Process

HOW DOES THE FUND WORK?

The Fund has had a competitive phase (2015 - 2017) focusing on attracting and selecting applications for support, and is now in a post-competition phase (2018 - 2021) dedicated to monitoring and evaluating the projects that were selected and received financial support.

The Fund started by operating two calls for applications per year (an Innovation competition and a Scaling competition) in 2015 and 2016, and then offered more opportunities for businesses to compete for support through a rolling competition, which had three collection periods in 2017 and one in early 2018.

The original Innovation competitions focused on projects for 24 countries: Benin, Burkina Faso, Burundi, Cameroon, Côte d’Ivoire, Djibouti, DRC, Ethiopia, Ghana, Kenya, Liberia, Malawi, Mali, Madagascar, Mozambique, Niger, Rwanda, Senegal, Sierra Leone, The Gambia, Uganda, Tanzania, Togo and Zambia.

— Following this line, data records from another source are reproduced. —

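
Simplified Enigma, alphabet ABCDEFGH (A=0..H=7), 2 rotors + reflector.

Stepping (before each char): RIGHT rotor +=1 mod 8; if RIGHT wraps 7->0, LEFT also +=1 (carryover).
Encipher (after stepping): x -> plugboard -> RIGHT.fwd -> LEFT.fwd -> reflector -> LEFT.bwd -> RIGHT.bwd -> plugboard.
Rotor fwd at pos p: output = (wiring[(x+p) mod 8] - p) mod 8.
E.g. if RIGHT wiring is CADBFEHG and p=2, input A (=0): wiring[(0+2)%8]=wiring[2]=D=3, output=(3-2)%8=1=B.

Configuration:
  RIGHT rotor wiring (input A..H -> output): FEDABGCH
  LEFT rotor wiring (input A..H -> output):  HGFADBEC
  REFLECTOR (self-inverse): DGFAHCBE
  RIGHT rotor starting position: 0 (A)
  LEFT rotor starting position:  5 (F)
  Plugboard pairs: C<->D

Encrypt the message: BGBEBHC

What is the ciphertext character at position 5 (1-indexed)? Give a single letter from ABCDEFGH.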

The original Scaling competitions focused on projects for 8 countries: Côte d’Ivoire, Ghana, Kenya, Mozambique, Senegal, Tanzania, Uganda and Zambia.

The rolling competition focused on projects (whether innovative or scalable) for 24 countries: Benin, Burkina Faso, Burundi, Cameroon, Côte d’Ivoire, Djibouti, DRC, Ethiopia, Ghana, Kenya, Liberia, Malawi, Mali, Madagascar, Mozambique, Niger, Rwanda, Senegal, Sierra Leone, The Gambia, Uganda, Tanzania, Togo and Zambia.

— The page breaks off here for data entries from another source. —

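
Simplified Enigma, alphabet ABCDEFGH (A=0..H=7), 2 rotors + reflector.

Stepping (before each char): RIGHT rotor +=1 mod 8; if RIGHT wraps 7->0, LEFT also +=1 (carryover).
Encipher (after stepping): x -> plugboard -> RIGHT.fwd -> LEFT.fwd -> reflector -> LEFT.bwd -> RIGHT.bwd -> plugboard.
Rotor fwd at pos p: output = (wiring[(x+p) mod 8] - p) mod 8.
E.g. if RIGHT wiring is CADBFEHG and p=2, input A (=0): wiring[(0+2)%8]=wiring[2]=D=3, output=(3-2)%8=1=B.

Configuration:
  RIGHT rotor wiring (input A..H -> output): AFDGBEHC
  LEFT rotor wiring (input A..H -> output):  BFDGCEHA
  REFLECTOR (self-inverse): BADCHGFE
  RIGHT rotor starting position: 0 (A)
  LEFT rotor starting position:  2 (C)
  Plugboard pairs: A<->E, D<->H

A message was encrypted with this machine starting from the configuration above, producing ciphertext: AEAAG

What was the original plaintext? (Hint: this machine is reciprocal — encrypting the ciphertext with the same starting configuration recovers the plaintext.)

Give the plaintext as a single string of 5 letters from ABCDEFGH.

Char 1 ('A'): step: R->1, L=2; A->plug->E->R->D->L->C->refl->D->L'->H->R'->H->plug->D
Char 2 ('E'): step: R->2, L=2; E->plug->A->R->B->L->E->refl->H->L'->G->R'->G->plug->G
Char 3 ('A'): step: R->3, L=2; A->plug->E->R->H->L->D->refl->C->L'->D->R'->A->plug->E
Char 4 ('A'): step: R->4, L=2; A->plug->E->R->E->L->F->refl->G->L'->F->R'->A->plug->E
Char 5 ('G'): step: R->5, L=2; G->plug->G->R->B->L->E->refl->H->L'->G->R'->F->plug->F

Answer: DGEEF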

Once successful projects are selected and contracted, this is followed by disbursement, monitoring and evaluation and learning steps, all taken during the implementation phase of each approved project.

The broad process is outlined below:

  1. A public invitation to submit project concept notes or initial applications;
  2. Screening of the initial project concept notes by the Fund Manager, in terms of defined eligibility and selection criteria to arrive at a project concept notes shortlist;
  3. Submission of the project concept notes shortlist to the Mastercard Foundation for review;
  4. Review and approval of shortlisted project concept notes by the Foundation to proceed to business plan stage;
  5. Communication to successful applicants to submit business plans/full applications;
  6. Submission of business plans to the Fund Manager by shortlisted applicant firms;
  7. Financial and technical appraisal of applications in terms of the project eligibility, selection criteria and other project approval procedures by the Fund Manager, who then prepares its recommendations in a business plan review memorandum for each application;
  8. Review and evaluation of business plans and business plan review memos by the Fund Manager's strategic management team, who make clear funding recommendations to the Foundation;
  9. Review and evaluation of business plans and Fund Manager recommendations, presentations of the project to the Fund selection committee, and selection of awardees by the Foundation. The Foundation awards financial support to those eligible applications that offer the potential for the highest impact bearing in mind the project eligibility and selection criteria;
  10. Sign-off of final business plan review memoranda by the Foundation for the approved projects;
  11. Preparation of participation agreements by the Fund Manager, which stipulate disbursement schedules, milestones, reporting requirements and targets. These are operative for the life of the Fund. The Fund Manager then enters into a contract with the recipient firm on behalf of the Foundation;
  12. Disbursements, and monitoring of project implementation by the Fund Manager to the project (through self-reporting required and from regular project visits) on an ongoing basis based on deliverables achieved; and
  13. Distilling and dissemination of relevant learnings from both successful and failed projects to various audiences.